In Le docteur Pascal, Zola described the influence of heredity on Hélène as 'innateness', a 'chemical blending in which the physical and moral natures of the parents are so amalgamated that nothing of them seems to subsist in the offspring'. She is one of the 'normal' members of the family. Jeanne is described as an instance of 'reverting heredity', where the family neuroses have skipped one or more generations. Jeanne thus inherits her grandmother Ursule's 'brain affection', which Ursule inherited from her mother Tante Dide. The descriptions of Tante Dide's seizures in La fortune des Rougon are similar to the descriptions of Jeanne's seizures in 'Une page d’amour'. Jeanne probably also inherited her grandfather's (Ursule's husband, the hatter Mouret) tendency to obsession (Mouret hanged himself, a year after his wife's death, in a cupboard where her dresses were still hanging), a characteristic she also shares with her uncle François in La conquête de Plassans.
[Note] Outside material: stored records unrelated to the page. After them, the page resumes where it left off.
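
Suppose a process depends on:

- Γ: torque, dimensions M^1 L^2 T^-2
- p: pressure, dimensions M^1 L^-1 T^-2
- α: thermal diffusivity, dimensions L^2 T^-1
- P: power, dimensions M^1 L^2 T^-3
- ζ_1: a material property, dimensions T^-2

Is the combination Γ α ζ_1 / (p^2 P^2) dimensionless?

Sum the exponent of each base dimension across the product:
  M: [Γ]_M − 2·[p]_M + [α]_M − 2·[P]_M + [ζ_1]_M = (1) − 2·(1) + (0) − 2·(1) + (0) = -3
  L: [Γ]_L − 2·[p]_L + [α]_L − 2·[P]_L + [ζ_1]_L = (2) − 2·(-1) + (2) − 2·(2) + (0) = 2
  T: [Γ]_T − 2·[p]_T + [α]_T − 2·[P]_T + [ζ_1]_T = (-2) − 2·(-2) + (-1) − 2·(-3) + (-2) = 5
Net dimensions [M⁻³ L² T⁵] ≠ [1] — not dimensionless.

no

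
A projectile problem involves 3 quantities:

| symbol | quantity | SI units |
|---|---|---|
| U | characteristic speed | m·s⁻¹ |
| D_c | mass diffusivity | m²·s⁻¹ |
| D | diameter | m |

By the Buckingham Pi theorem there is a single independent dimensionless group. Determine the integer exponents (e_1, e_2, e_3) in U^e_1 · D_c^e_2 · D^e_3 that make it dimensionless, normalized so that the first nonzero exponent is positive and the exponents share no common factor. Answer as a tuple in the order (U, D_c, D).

L: e_1·(1) + e_2·(2) + e_3·(1) = 0
T: e_1·(-1) + e_2·(-1) + e_3·(0) = 0
Solving this homogeneous linear system for the smallest-integer solution (first nonzero entry positive) gives (1, -1, 1).

(1, -1, 1)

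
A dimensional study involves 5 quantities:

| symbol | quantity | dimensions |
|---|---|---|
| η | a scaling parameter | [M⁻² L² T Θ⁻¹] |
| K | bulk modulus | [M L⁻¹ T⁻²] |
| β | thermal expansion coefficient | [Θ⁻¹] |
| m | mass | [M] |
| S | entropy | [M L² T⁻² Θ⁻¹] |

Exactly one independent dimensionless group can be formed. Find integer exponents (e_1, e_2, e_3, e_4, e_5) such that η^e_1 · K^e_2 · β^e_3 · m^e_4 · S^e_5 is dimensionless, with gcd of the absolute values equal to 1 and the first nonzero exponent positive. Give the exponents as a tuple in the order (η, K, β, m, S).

(2, 2, -1, 3, -1)

M: e_1·(-2) + e_2·(1) + e_3·(0) + e_4·(1) + e_5·(1) = 0
L: e_1·(2) + e_2·(-1) + e_3·(0) + e_4·(0) + e_5·(2) = 0
T: e_1·(1) + e_2·(-2) + e_3·(0) + e_4·(0) + e_5·(-2) = 0
Θ: e_1·(-1) + e_2·(0) + e_3·(-1) + e_4·(0) + e_5·(-1) = 0
Solving this homogeneous linear system for the smallest-integer solution (first nonzero entry positive) gives (2, 2, -1, 3, -1).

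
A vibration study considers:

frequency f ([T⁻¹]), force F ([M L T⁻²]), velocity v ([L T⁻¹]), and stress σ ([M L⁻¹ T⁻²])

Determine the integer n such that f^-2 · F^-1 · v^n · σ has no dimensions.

2

Balance the L exponent: (1)·n from v, plus −2·(0) − (1) + (-1) = -2 from the rest, must sum to zero.
n − 2 = 0, so n = 2.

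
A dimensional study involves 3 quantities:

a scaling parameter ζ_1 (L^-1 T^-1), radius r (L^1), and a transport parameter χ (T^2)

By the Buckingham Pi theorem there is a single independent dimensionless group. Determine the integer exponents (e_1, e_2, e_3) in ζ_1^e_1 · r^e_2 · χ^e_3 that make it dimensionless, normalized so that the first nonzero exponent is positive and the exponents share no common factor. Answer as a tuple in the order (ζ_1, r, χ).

L: e_1·(-1) + e_2·(1) + e_3·(0) = 0
T: e_1·(-1) + e_2·(0) + e_3·(2) = 0
Solving this homogeneous linear system for the smallest-integer solution (first nonzero entry positive) gives (2, 2, 1).

(2, 2, 1)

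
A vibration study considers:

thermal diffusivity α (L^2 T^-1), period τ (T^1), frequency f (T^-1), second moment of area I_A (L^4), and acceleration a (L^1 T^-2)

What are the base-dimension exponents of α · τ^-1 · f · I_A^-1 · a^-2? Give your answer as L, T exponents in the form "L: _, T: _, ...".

Collect each base-dimension exponent across the product:
  L: (2) − (0) + (0) − (4) − 2·(1) = -4
  T: (-1) − (1) + (-1) − (0) − 2·(-2) = 1
So the dimensions are [L⁻⁴ T].

L: -4, T: 1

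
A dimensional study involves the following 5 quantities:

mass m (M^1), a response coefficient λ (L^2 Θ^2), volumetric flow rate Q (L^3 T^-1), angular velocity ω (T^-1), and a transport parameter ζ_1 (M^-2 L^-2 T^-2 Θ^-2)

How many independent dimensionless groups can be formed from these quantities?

There are 5 variables and 4 base dimensions (M, L, T, Θ).
The dimension matrix has rank 4.
Independent dimensionless groups: 5 − 4 = 1.

1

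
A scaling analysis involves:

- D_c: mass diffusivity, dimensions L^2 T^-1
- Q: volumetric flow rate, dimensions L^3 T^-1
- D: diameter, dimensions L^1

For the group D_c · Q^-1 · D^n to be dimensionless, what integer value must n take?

1

Balance the L exponent: (1)·n from D, plus (2) − (3) = -1 from the rest, must sum to zero.
n − 1 = 0, so n = 1.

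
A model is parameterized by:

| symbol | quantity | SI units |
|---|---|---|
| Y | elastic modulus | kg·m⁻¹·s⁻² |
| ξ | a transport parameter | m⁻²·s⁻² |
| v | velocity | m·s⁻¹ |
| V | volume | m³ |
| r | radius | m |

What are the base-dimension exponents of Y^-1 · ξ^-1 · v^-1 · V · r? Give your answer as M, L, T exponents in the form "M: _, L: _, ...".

Collect each base-dimension exponent across the product:
  M: −(1) − (0) − (0) + (0) + (0) = -1
  L: −(-1) − (-2) − (1) + (3) + (1) = 6
  T: −(-2) − (-2) − (-1) + (0) + (0) = 5
So the dimensions are [M⁻¹ L⁶ T⁵].

M: -1, L: 6, T: 5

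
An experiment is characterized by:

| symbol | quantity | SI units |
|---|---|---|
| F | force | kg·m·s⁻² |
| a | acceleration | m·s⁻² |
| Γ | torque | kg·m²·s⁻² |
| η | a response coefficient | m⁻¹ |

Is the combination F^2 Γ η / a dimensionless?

Sum the exponent of each base dimension across the product:
  M: 2·[F]_M − [a]_M + [Γ]_M + [η]_M = 2·(1) − (0) + (1) + (0) = 3
  L: 2·[F]_L − [a]_L + [Γ]_L + [η]_L = 2·(1) − (1) + (2) + (-1) = 2
  T: 2·[F]_T − [a]_T + [Γ]_T + [η]_T = 2·(-2) − (-2) + (-2) + (0) = -4
Net dimensions [M³ L² T⁻⁴] ≠ [1] — not dimensionless.

no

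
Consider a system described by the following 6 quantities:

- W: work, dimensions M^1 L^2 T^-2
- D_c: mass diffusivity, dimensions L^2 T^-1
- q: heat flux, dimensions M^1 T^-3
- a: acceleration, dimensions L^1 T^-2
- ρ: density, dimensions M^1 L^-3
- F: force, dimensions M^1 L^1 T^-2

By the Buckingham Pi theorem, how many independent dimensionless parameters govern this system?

3

There are 6 variables and 3 base dimensions (M, L, T).
The dimension matrix has rank 3.
Independent dimensionless groups: 6 − 3 = 3.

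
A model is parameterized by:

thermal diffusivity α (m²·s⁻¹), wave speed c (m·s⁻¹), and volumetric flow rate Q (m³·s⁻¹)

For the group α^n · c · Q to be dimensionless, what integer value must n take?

Balance the L exponent: (2)·n from α, plus (1) + (3) = 4 from the rest, must sum to zero.
2n + 4 = 0, so n = -2.

-2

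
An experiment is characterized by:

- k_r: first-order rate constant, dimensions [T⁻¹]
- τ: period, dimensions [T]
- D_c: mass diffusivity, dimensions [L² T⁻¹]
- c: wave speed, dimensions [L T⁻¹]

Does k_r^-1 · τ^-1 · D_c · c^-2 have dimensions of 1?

Sum the exponent of each base dimension across the product:
  L: −[k_r]_L − [τ]_L + [D_c]_L − 2·[c]_L = −(0) − (0) + (2) − 2·(1) = 0
  T: −[k_r]_T − [τ]_T + [D_c]_T − 2·[c]_T = −(-1) − (1) + (-1) − 2·(-1) = 1
Net dimensions [T] ≠ [1] — not dimensionless.

no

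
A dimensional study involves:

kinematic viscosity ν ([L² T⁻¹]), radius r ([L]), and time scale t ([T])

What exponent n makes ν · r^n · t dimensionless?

Balance the L exponent: (1)·n from r, plus (2) + (0) = 2 from the rest, must sum to zero.
n + 2 = 0, so n = -2.

-2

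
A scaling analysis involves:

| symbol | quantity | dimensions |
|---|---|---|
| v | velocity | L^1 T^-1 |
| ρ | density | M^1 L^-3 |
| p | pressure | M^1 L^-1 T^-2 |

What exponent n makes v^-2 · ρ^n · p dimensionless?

-1

Balance the M exponent: (1)·n from ρ, plus −2·(0) + (1) = 1 from the rest, must sum to zero.
n + 1 = 0, so n = -1.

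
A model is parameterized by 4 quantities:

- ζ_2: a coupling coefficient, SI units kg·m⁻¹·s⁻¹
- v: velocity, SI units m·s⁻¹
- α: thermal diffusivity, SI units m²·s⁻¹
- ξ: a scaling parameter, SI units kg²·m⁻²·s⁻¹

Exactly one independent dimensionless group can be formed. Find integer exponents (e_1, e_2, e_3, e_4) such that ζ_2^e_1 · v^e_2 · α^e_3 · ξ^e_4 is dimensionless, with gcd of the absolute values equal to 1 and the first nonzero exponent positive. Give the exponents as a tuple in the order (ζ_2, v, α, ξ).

M: e_1·(1) + e_2·(0) + e_3·(0) + e_4·(2) = 0
L: e_1·(-1) + e_2·(1) + e_3·(2) + e_4·(-2) = 0
T: e_1·(-1) + e_2·(-1) + e_3·(-1) + e_4·(-1) = 0
Solving this homogeneous linear system for the smallest-integer solution (first nonzero entry positive) gives (2, -2, 1, -1).

(2, -2, 1, -1)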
In Le docteur Pascal, Zola tells us that Hélène and Rambaud continue to live in Marseille (this novel is set in 1872). They have no children.

==Adaptations==
Une page d'amour has had several filmed adaptations:
- Una pagina d'amore, a 1912 Italian film
- Una pagina d'amore, a 1923 Italian film
- Une page d'amour, a 1980 French TV film featuring Anouk Aimée
- Une page d'amour, a 1995 French TV film featuring Miou-Miou

==English translations==
===Expurgated===
1. Hélène: A Love Episode (1878, tr. Mary Neal Sherwood, T.B. Peterson & Bros.)
2. A Love Episode (1886, tr. unknown for H. Vizetelly, Vizetelly & Co.)
3. A Love Episode (1895, tr. E. A. Vizetelly, Hutchinson & Co.)
4. A Page of Love (1897, tr. T. F. Rogerson, Geo Barrie & Son)
5. A Love Episode (1905, tr. C. C. Starkweather, Société des Beaux-arts)

===Unexpurgated===
1. A Love Affair (1957, tr. Jean Stewart, Elek Books)
2. A Love Story (2017, tr. Helen Constantine, Oxford University Press)

==Sources==
- Brown, F. (1995). Zola: A life. New York: Farrar, Straus & Giroux.
- Zola, E. Une page d'amour, translated as A Love Episode by C.C. Starkweather (1910).
- Zola, E. Le doctor Pascal, translated as Doctor Pascal by E. A. Vizetelly (1893).